The French, while historically being one of the easiest nations to conquer, nonetheless enjoy a reputation of being one of the most perennially difficult to govern. Napoleon found that out after a revolution that beheaded a king. The French obviously have never forgotten their classist roots and are always ready to light up the streets if they see their government is shortchanging them.
And it always seems to be the leftists, the Socialists and the young who are at the vanguard. In this country, with no draft, our own youth would be disconnected from more than just France were it not for the fragile tether to the world provided by Apple iPhones and Dell laptops.
Unlike France, our nation doesn't even have a actual culture as much as a ruthlessly bottom line-driven hyperactive consumerism let alone have a backbone worth straightening. And while Jon Stewart may be putting together a rally on the 30th that preaches bland temperance and civility, such a call would fall on deaf ears in the land that gave us the very symbol of our liberty.
It also ought to be mentioned that raising the retirement age from 60 to 62 in France affects the country's retirement pension plan. In this country, pensions outside the government sector have gone the way of doctors that make house calls and mail delivery twice a day.
We Americans have had so much taken away from us, from pensions to actual interest on interest-bearing accounts, that if we had the sensibilities of the French, Wall Street and Pennsylvania Avenue on any given day would look like downtown Baghdad in late 2006. But we are not like the French. We have been disconnected from them and the lessons they gave in vain of the value and efficacy of civil disobedience.
Instead, liberals write blog posts railing about the status quo and not progressing beyond the manifesto stage. Right wingers and tea baggers rail about the government for completely different (and invariably erroneous) reasons and congregate in anemic little mobs so they can be ridiculed by the liberals.

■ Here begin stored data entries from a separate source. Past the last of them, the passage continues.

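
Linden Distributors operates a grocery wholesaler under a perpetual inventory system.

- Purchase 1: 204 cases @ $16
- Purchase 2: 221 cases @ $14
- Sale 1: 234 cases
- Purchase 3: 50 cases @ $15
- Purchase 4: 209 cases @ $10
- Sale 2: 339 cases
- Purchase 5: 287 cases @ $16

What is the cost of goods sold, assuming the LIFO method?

Sale 1 (234) [LIFO — newest first]: 221 @ $14 + 13 @ $16 = $3,302
Sale 2 (339) [LIFO — newest first]: 209 @ $10 + 50 @ $15 + 80 @ $16 = $4,120
Total COGS = $3,302 + $4,120 = $7,422
Ending inventory: 111 @ $16 + 287 @ $16 = $6,368
Check: goods available $13,790 = COGS $7,422 + ending $6,368

COGS = $7,422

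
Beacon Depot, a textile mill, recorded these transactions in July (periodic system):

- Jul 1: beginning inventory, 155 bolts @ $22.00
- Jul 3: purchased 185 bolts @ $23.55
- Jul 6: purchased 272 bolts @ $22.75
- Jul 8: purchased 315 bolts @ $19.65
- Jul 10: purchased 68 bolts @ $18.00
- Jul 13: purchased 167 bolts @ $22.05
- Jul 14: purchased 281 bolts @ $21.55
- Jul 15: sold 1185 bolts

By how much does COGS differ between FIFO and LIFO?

$275.75

FIFO COGS: 155 @ $22.00 + 185 @ $23.55 + 272 @ $22.75 + 315 @ $19.65 + 68 @ $18.00 + 167 @ $22.05 + 23 @ $21.55 = $25,546.50
LIFO COGS: 281 @ $21.55 + 167 @ $22.05 + 68 @ $18.00 + 315 @ $19.65 + 272 @ $22.75 + 82 @ $23.55 = $25,270.75
Difference = |$25,546.50 − $25,270.75| = $275.75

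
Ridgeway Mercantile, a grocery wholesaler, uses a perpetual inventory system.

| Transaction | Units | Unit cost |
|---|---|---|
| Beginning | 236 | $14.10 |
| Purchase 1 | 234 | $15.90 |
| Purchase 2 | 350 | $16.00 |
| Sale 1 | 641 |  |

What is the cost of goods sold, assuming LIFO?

COGS = $10,124.30

Sale 1 (641) [LIFO — newest first]: 350 @ $16.00 + 234 @ $15.90 + 57 @ $14.10 = $10,124.30
Ending inventory: 179 @ $14.10 = $2,523.90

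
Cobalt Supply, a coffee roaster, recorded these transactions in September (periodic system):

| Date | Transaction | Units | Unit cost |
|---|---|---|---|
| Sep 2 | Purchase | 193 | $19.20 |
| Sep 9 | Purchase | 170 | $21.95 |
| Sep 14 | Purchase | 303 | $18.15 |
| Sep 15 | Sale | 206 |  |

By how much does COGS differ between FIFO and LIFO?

$252.05

FIFO COGS: 193 @ $19.20 + 13 @ $21.95 = $3,990.95
LIFO COGS: 206 @ $18.15 = $3,738.90
Difference = |$3,990.95 − $3,738.90| = $252.05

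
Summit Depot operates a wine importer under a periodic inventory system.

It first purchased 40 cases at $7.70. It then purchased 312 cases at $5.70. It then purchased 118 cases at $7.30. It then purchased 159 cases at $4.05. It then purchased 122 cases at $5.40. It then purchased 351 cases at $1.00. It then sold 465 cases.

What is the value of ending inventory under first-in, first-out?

Ending inventory = $1,690.25

Sale 1 (465) [FIFO — oldest first]: 40 @ $7.70 + 312 @ $5.70 + 113 @ $7.30 = $2,911.30
Ending inventory: 5 @ $7.30 + 159 @ $4.05 + 122 @ $5.40 + 351 @ $1.00 = $1,690.25
Check: goods available $4,601.55 = COGS $2,911.30 + ending $1,690.25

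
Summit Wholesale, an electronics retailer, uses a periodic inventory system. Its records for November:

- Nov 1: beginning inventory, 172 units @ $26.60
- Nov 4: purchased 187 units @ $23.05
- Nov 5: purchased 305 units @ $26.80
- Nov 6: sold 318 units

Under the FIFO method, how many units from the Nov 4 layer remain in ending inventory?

Nov 6, 318 sold [FIFO — oldest first]: 172 @ $26.60 + 146 @ $23.05 = $7,940.50
Ending inventory: 41 @ $23.05 + 305 @ $26.80 = $9,119.05

41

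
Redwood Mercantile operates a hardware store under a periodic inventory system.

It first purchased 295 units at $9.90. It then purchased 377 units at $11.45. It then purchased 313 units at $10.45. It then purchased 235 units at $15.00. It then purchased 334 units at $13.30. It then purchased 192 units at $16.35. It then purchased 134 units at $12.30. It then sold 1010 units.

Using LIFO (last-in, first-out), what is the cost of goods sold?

COGS = $13,956.35

Sale 1 (1010) [LIFO — newest first]: 134 @ $12.30 + 192 @ $16.35 + 334 @ $13.30 + 235 @ $15.00 + 115 @ $10.45 = $13,956.35
Ending inventory: 295 @ $9.90 + 377 @ $11.45 + 198 @ $10.45 = $9,306.25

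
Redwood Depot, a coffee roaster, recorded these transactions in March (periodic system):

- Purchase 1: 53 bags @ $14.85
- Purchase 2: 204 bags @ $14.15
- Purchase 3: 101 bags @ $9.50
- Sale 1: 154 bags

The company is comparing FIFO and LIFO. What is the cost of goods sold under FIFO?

COGS = $2,216.20

FIFO COGS: 53 @ $14.85 + 101 @ $14.15 = $2,216.20
LIFO COGS: 101 @ $9.50 + 53 @ $14.15 = $1,709.45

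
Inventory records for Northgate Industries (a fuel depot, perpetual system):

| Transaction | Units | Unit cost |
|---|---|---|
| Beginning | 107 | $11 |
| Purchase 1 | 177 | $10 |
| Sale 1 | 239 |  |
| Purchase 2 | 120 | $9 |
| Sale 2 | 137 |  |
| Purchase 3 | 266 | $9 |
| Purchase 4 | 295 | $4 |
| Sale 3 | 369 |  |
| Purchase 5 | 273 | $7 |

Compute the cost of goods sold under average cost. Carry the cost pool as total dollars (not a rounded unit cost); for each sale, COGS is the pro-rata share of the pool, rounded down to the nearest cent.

After Beginning: 107 on hand, pool $1,177.00 (≈ $11.0000 each)
After Purchase 1: 284 on hand, pool $2,947.00 (≈ $10.3768 each)
Sale 1, sell 239: 239/284 × $2,947.00 → $2,480.04
After Purchase 2: 165 on hand, pool $1,546.96 (≈ $9.3755 each)
Sale 2, sell 137: 137/165 × $1,546.96 → $1,284.44
After Purchase 3: 294 on hand, pool $2,656.52 (≈ $9.0358 each)
After Purchase 4: 589 on hand, pool $3,836.52 (≈ $6.5136 each)
Sale 3, sell 369: 369/589 × $3,836.52 → $2,403.52
After Purchase 5: 493 on hand, pool $3,344.00 (≈ $6.7830 each)
Total COGS = $2,480.04 + $1,284.44 + $2,403.52 = $6,168.00
Ending inventory (cost pool remaining) = $3,344.00
Check: goods available $9,512.00 = COGS $6,168.00 + ending $3,344.00

COGS = $6,168.00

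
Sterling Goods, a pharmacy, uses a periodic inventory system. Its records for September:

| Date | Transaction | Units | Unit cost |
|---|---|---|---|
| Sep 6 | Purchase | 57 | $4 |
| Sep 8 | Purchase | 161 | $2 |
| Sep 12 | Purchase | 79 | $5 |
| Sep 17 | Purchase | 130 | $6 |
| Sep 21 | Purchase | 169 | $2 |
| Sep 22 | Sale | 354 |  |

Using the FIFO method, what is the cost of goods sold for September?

COGS = $1,287

Sep 22, 354 sold [FIFO — oldest first]: 57 @ $4 + 161 @ $2 + 79 @ $5 + 57 @ $6 = $1,287
Ending inventory: 73 @ $6 + 169 @ $2 = $776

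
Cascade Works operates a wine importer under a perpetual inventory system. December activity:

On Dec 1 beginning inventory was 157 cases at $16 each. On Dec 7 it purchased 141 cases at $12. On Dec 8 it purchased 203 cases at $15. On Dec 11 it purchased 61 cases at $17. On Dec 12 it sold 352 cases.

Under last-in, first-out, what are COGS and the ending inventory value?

COGS = $5,138; ending inventory = $3,148

Dec 12, 352 sold [LIFO — newest first]: 61 @ $17 + 203 @ $15 + 88 @ $12 = $5,138
Ending inventory: 157 @ $16 + 53 @ $12 = $3,148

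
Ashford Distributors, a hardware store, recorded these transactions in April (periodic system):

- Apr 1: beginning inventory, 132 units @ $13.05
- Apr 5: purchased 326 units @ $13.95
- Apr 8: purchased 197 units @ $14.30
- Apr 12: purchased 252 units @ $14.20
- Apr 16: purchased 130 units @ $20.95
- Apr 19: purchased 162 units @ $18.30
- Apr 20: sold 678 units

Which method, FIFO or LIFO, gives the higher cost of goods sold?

LIFO

FIFO COGS: 132 @ $13.05 + 326 @ $13.95 + 197 @ $14.30 + 23 @ $14.20 = $9,414.00
LIFO COGS: 162 @ $18.30 + 130 @ $20.95 + 252 @ $14.20 + 134 @ $14.30 = $11,182.70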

Mike Whitney (not to be confused with the Mike Whitney of Firedoglake) in his latest article "Thank God for France" brings up some very good points and rightly excoriates our impotent and complacent cuntry (and yes, that is deliberately misspelled). He also brings up the excellent point that force is the only language tyrannical governments understand. That is a geopolitical truism that crosses all national boundaries. We ought to retest that theory sometime. It worked pretty fucking well against the British in the 18th century (although, to play Devil's advocate, we wouldn't've stood a snowball's chance in Hell were it not for the aid of, you guessed it, the hated French).
I'd say "thank God for France", too, were it not for one painfully obvious truism: We can only thank a good influence if we take those lessons to heart. But when we choose not to heed those lessons in brutal efficacy, we only doom our wouldbe mentors to irrelevancy as well as ourselves to repeat the less palatable lessons of history.